In 2001 I took a part in very interesting project called "Battleships", the project was organized by Swedish company "Gamefederation" and the purpose of the project was to show the power of the GEX platform (multi-user game management platform, a product of the company) in E3 2001. During planned demo game session, a Motorola A008 user would start a game session with a PC user through interfaces provided by the GEX server. The Well-known paper board game "Battleships" was selected as the base for the demo and we were sure that it would possible to implement demo project for 3 moths. I didn't have any mobile development skills in that time but the project looked very interestingly especially because it was a client-server project involving a mobile device working through GPRS network (very new experimental technology in that time) and even with touch screen so I agreed my participation.
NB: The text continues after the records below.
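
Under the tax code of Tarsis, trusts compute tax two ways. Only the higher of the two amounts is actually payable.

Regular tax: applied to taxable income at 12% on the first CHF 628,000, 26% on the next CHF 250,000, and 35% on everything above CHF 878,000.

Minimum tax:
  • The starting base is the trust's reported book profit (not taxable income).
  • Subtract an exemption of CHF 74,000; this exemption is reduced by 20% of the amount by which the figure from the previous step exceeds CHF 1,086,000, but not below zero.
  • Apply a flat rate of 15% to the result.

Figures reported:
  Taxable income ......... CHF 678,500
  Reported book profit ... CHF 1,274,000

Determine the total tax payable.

Minimum tax:
  Base (reported book profit): CHF 1,274,000
  Exemption: CHF 74,000 − 20% × (CHF 1,274,000 − CHF 1,086,000) = CHF 74,000 − CHF 37,600 = CHF 36,400
  Base: CHF 1,274,000 − CHF 36,400 = CHF 1,237,600
  CHF 1,237,600 × 15% = CHF 185,640

Regular tax:
  CHF 628,000 × 12% = CHF 75,360
  CHF 50,500 × 26% = CHF 13,130
  → CHF 88,490

CHF 185,640 > CHF 88,490, so the minimum tax is the binding amount.

CHF 185,640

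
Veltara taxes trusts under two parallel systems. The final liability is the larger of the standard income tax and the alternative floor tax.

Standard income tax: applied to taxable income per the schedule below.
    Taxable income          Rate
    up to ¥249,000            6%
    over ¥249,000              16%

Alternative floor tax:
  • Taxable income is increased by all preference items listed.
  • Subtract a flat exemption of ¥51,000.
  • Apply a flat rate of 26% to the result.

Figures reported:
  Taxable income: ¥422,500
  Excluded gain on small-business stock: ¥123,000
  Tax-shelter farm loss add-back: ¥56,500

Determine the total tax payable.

¥143,260

Standard income tax:
  ¥249,000 × 6% = ¥14,940
  ¥173,500 × 16% = ¥27,760
  → ¥42,700

Alternative floor tax:
  Adjusted income: ¥422,500 + ¥123,000 + ¥56,500 = ¥602,000
  Less exemption ¥51,000 → base ¥551,000
  ¥551,000 × 26% = ¥143,260

¥143,260 > ¥42,700, so the alternative floor tax is the binding amount.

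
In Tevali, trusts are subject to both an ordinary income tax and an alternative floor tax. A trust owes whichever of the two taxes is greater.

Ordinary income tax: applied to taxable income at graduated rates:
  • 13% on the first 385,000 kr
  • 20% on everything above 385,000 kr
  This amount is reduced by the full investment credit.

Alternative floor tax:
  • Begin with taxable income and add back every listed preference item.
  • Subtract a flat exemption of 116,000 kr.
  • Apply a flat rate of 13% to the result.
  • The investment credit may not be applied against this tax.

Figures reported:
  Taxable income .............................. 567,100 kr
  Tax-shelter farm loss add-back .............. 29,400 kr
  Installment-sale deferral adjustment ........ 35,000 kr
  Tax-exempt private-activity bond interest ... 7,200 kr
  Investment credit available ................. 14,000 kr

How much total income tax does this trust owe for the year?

72,470 kr

Alternative floor tax:
  Adjusted income: 567,100 kr + 29,400 kr + 35,000 kr + 7,200 kr = 638,700 kr
  Less exemption 116,000 kr → base 522,700 kr
  522,700 kr × 13% = 67,951 kr

Ordinary income tax:
  385,000 kr × 13% = 50,050 kr
  182,100 kr × 20% = 36,420 kr
  → 86,470 kr
  Less investment credit 14,000 kr → 72,470 kr

72,470 kr > 67,951 kr, so the ordinary income tax governs.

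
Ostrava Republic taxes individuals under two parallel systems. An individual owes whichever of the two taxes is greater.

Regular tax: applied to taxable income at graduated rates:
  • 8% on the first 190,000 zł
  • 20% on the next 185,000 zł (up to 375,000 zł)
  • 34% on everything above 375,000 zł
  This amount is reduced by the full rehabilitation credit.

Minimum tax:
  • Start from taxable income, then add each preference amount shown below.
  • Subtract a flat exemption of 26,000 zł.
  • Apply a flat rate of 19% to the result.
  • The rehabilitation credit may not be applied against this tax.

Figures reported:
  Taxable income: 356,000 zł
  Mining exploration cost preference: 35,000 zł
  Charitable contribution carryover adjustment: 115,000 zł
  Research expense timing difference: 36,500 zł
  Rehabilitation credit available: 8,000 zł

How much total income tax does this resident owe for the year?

98,135 zł

Minimum tax:
  Adjusted income: 356,000 zł + 35,000 zł + 115,000 zł + 36,500 zł = 542,500 zł
  Less exemption 26,000 zł → base 516,500 zł
  516,500 zł × 19% = 98,135 zł

Regular tax:
  190,000 zł × 8% = 15,200 zł
  166,000 zł × 20% = 33,200 zł
  → 48,400 zł
  Less rehabilitation credit 8,000 zł → 40,400 zł

98,135 zł > 40,400 zł, so the minimum tax is the binding amount.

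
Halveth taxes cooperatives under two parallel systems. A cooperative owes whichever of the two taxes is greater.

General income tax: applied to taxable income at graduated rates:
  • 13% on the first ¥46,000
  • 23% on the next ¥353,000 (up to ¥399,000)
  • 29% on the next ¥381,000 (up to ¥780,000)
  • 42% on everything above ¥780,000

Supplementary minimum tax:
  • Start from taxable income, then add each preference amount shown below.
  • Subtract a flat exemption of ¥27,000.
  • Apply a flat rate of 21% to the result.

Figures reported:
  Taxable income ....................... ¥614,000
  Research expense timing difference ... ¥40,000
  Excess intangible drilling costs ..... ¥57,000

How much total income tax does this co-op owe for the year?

¥149,520

General income tax:
  ¥46,000 × 13% = ¥5,980
  ¥353,000 × 23% = ¥81,190
  ¥215,000 × 29% = ¥62,350
  → ¥149,520

Supplementary minimum tax:
  Adjusted income: ¥614,000 + ¥40,000 + ¥57,000 = ¥711,000
  Less exemption ¥27,000 → base ¥684,000
  ¥684,000 × 21% = ¥143,640

¥149,520 > ¥143,640, so the general income tax governs.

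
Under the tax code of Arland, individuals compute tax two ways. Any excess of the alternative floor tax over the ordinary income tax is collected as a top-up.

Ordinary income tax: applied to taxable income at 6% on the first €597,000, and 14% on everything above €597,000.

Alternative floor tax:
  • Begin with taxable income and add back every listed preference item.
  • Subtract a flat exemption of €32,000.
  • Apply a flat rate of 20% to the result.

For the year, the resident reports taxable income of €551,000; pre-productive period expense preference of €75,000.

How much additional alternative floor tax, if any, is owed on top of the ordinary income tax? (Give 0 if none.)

€85,740

Alternative floor tax:
  Adjusted income: €551,000 + €75,000 = €626,000
  Less exemption €32,000 → base €594,000
  €594,000 × 20% = €118,800

Ordinary income tax:
  €551,000 × 6% = €33,060

Excess of alternative floor tax over ordinary income tax: €118,800 − €33,060 = €85,740.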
The Russian team part worked in bounds of RU-SOFT company.
The Whole team included many persons, I have listed only persons with whom I contacted directly because I didn't contact with some management of Swedish company and marketing part:- Mark Pinan (producer)
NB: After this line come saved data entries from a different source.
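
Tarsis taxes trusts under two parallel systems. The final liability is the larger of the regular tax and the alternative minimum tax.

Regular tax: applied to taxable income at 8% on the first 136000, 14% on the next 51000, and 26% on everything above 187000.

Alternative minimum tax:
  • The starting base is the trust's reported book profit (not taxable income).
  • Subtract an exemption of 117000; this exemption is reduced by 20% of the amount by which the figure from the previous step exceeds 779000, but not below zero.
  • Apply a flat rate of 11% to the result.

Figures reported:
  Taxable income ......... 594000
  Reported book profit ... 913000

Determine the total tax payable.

Alternative minimum tax:
  Base (reported book profit): 913000
  Exemption: 117000 − 20% × (913000 − 779000) = 117000 − 26800 = 90200
  Base: 913000 − 90200 = 822800
  822800 × 11% = 90508

Regular tax:
  136000 × 8% = 10880
  51000 × 14% = 7140
  407000 × 26% = 105820
  → 123840

123840 > 90508, so the regular tax governs.

123840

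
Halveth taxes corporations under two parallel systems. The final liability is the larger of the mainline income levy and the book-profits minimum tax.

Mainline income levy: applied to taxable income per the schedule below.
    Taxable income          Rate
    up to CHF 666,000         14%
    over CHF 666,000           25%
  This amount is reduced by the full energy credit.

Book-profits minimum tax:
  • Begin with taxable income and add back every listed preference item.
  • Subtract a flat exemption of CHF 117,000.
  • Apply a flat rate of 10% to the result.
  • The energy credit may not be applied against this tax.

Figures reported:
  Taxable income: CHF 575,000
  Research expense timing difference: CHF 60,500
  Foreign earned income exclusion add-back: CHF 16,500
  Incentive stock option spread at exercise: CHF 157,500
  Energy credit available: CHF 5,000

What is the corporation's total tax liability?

Mainline income levy:
  CHF 575,000 × 14% = CHF 80,500
  Less energy credit CHF 5,000 → CHF 75,500

Book-profits minimum tax:
  Adjusted income: CHF 575,000 + CHF 60,500 + CHF 16,500 + CHF 157,500 = CHF 809,500
  Less exemption CHF 117,000 → base CHF 692,500
  CHF 692,500 × 10% = CHF 69,250

CHF 75,500 > CHF 69,250, so the mainline income levy governs.

CHF 75,500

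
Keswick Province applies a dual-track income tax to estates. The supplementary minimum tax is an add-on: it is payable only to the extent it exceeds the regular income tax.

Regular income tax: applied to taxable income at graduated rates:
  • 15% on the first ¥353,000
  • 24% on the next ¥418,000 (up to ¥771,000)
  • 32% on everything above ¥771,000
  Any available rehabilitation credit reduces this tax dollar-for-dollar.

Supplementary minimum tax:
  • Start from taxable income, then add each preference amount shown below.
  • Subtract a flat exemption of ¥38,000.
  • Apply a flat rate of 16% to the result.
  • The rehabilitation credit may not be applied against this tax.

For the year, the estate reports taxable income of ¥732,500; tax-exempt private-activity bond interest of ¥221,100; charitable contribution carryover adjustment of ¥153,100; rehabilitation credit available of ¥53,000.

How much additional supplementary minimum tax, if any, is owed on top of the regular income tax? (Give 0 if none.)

Supplementary minimum tax:
  Adjusted income: ¥732,500 + ¥221,100 + ¥153,100 = ¥1,106,700
  Less exemption ¥38,000 → base ¥1,068,700
  ¥1,068,700 × 16% = ¥170,992

Regular income tax:
  ¥353,000 × 15% = ¥52,950
  ¥379,500 × 24% = ¥91,080
  → ¥144,030
  Less rehabilitation credit ¥53,000 → ¥91,030

Excess of supplementary minimum tax over regular income tax: ¥170,992 − ¥91,030 = ¥79,962.

¥79,962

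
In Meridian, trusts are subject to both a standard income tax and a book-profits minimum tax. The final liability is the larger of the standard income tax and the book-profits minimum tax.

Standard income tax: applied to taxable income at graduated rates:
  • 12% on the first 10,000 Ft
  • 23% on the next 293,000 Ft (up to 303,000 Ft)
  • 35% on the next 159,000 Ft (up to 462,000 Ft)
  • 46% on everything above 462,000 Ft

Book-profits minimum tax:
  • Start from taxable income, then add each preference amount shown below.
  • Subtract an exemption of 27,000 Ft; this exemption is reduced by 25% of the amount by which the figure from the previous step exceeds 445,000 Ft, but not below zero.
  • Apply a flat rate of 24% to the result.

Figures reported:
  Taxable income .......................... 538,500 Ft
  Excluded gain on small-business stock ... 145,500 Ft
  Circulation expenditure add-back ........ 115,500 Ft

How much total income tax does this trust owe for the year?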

- Aleksander Dymov (project manager in RU-SOFT)
- Christian Andersson (lead of GEX server development team)
- Markus Persson (developer in GEX server development team),after years he created Minecraft
- Vladimir Chernysh (lead artist for PC version)
- Dmitry Kholodov (artist for PC version)
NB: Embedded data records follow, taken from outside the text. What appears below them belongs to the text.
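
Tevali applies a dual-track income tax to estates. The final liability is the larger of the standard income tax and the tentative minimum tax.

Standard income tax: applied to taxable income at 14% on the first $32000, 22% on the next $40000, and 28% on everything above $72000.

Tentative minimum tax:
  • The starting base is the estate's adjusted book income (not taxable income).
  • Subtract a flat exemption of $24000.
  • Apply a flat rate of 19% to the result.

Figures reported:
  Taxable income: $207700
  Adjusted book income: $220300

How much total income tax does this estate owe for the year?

$51276

Tentative minimum tax:
  Base (adjusted book income): $220300
  Less exemption $24000 → base $196300
  $196300 × 19% = $37297

Standard income tax:
  $32000 × 14% = $4480
  $40000 × 22% = $8800
  $135700 × 28% = $37996
  → $51276

$51276 > $37297, so the standard income tax governs.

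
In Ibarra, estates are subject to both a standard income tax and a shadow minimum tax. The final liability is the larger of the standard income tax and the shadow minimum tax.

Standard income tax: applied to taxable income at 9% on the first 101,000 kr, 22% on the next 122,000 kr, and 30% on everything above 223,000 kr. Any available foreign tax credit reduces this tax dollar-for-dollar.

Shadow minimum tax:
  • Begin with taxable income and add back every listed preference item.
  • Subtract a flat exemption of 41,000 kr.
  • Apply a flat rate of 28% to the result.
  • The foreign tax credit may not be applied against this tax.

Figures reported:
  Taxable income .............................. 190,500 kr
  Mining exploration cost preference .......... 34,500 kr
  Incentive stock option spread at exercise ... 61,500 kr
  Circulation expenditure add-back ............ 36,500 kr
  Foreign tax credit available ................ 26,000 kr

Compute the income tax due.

Standard income tax:
  101,000 kr × 9% = 9,090 kr
  89,500 kr × 22% = 19,690 kr
  → 28,780 kr
  Less foreign tax credit 26,000 kr → 2,780 kr

Shadow minimum tax:
  Adjusted income: 190,500 kr + 34,500 kr + 61,500 kr + 36,500 kr = 323,000 kr
  Less exemption 41,000 kr → base 282,000 kr
  282,000 kr × 28% = 78,960 kr

78,960 kr > 2,780 kr, so the shadow minimum tax is the binding amount.

78,960 kr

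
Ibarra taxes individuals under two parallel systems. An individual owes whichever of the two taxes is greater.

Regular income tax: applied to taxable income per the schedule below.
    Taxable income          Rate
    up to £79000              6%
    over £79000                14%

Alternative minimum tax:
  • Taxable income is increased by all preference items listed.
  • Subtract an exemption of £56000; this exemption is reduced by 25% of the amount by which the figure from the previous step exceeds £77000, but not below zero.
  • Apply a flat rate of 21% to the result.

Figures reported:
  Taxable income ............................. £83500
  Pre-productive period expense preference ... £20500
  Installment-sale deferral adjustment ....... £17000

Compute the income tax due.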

- Sergey Kuligin (lead developer for PC version)
- a student involved by Sergey Kuligin in PC part development, I forgot his name
- Igor Maznitsa (mobile version artist, PC network part developer, mobile version developer)
We had only 3 months to implement the project and our artists developed great design for PC part (many times later I heard that the game could get a lot of success if it would be published as shareware), when PC design was ready I developed much easier design for mobile device. The Project was completed in time and it was successful in its show in E3 2001 (as I was told because in that time I could not leave Russia and visit events). It is interesting detail that the initial version of PC game had much detailed animations but when gfx had been completed we got notification from the customer that the PC game was planned to be downloaded through internet just during the demo session and 120 Mb was too big for internet channels in that time, so that gfx was cut and game size decreased to 60 Mb.
The GEX platform was a Java based platform and games were presented on server side as modules working in-bounds of a server container. The PC client was written in C++ and worked under Windows 98 + DirectX (UI was implemented through Direct3D), but its GEX component was developed in Java and intercommunication between Java and C++ parts worked through JNI. The HTTP protocol was used as the transport for game packets,
it is interesting that in that time I invented some kind of technology for HTTP streams organization, which years later was reinvented and named "Comet" and Markus even told me that it was very good idea and "we will steal it" :) .
To develop the mobile client was no so easy because the only mobile phone with GPRS support was presented only in the Stockholm Motorola laboratory and I didn't have any chance to take a look at how my programs worked on the real device, so all development was organized in blind mode and only through emulator, sometime our Swedish team members visited the laboratory to check how it works on the real device and sent me reports. The Mobile phone was very innovative for that time - 16 grey levels, touch screen, GPRS. I have not ever seen the game working on a real device, several months later I saw only several photos of the game process in a Swedish online magazine dedicated to mobile technologies.
Also as the second demo of GEX, a variant of well-known and popular PC game "Sudden strike" was developed and shown in E3 2001, we had a lot of fun during adaptation of the game from DirectPlay to GEX rails.